I don’t know where the stupid doves came from. I thought the neighborhood cats –there used to be a passel of them – would take care of them, but the other day I saw a pair of those ugly birds. I haven’t seen the cats lately. This house right here, for instance, there’s a tuxedo cat that yowls, and then figure-eights itself around my ankles. I don’t see it today.
Your Speed: Zombie.
These kids and their zombies.
And now that I think about it, where is everybody? I stop and look around at the nearby houses. Usually in that yard there’s a woman watering her flower border. She wears a straw hat with big yellow flowers on it, and waters by hand. We always say hello to each other. She’s not here today.
I look at the house. There is a hole in her living room window.
Across the street, the house on the corner, glass is punched out of the windows in starburst shapes as wide as my two fists held together.
Your Speed: Doves.
This isn’t so funny. I reach for my phone, to look up NeighborShield and see if this vandalism has been reported.
Your Speed: Run.
Who would do this? And why is it all so quiet?

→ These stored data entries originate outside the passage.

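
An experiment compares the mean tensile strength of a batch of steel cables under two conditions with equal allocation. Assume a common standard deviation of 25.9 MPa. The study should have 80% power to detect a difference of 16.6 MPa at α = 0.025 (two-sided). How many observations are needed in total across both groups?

For two equal groups, n per group = 2·((z_{α/2} + z_β)·σ/δ)².
z_{α/2} = 2.241; z_β = 0.842 (power 80%).
n = 2 × (3.083 × 25.9 / 16.6)² = 2 × 23.14 = 46.28
Round up: n = 47 per group.
Total across both groups: 2 × 47 = 94.

94 total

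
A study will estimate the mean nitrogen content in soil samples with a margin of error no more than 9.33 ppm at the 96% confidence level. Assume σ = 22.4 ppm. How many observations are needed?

n = 25

For a mean, the margin of error is E = z·σ/√n, so n = (zσ/E)².
At 96% confidence, z = 2.054.
n = (2.054 × 22.4 / 9.33)² = 24.32
Round up: n = 25.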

I hear a chrrrr in the trees behind me and I turn and look. There is a dove on a high branch. It is the new variety, tarnished pewter. It turns its head and glares at me out of a red eye. Now there’s another, and another. Chrrr.
Your Speed: Doves. Run. Run. Zombie. Doves. Run.
I’m too old to run. There is no place to shelter me. Behind me, above me, all around me, the rustling of their dead wings fills the air.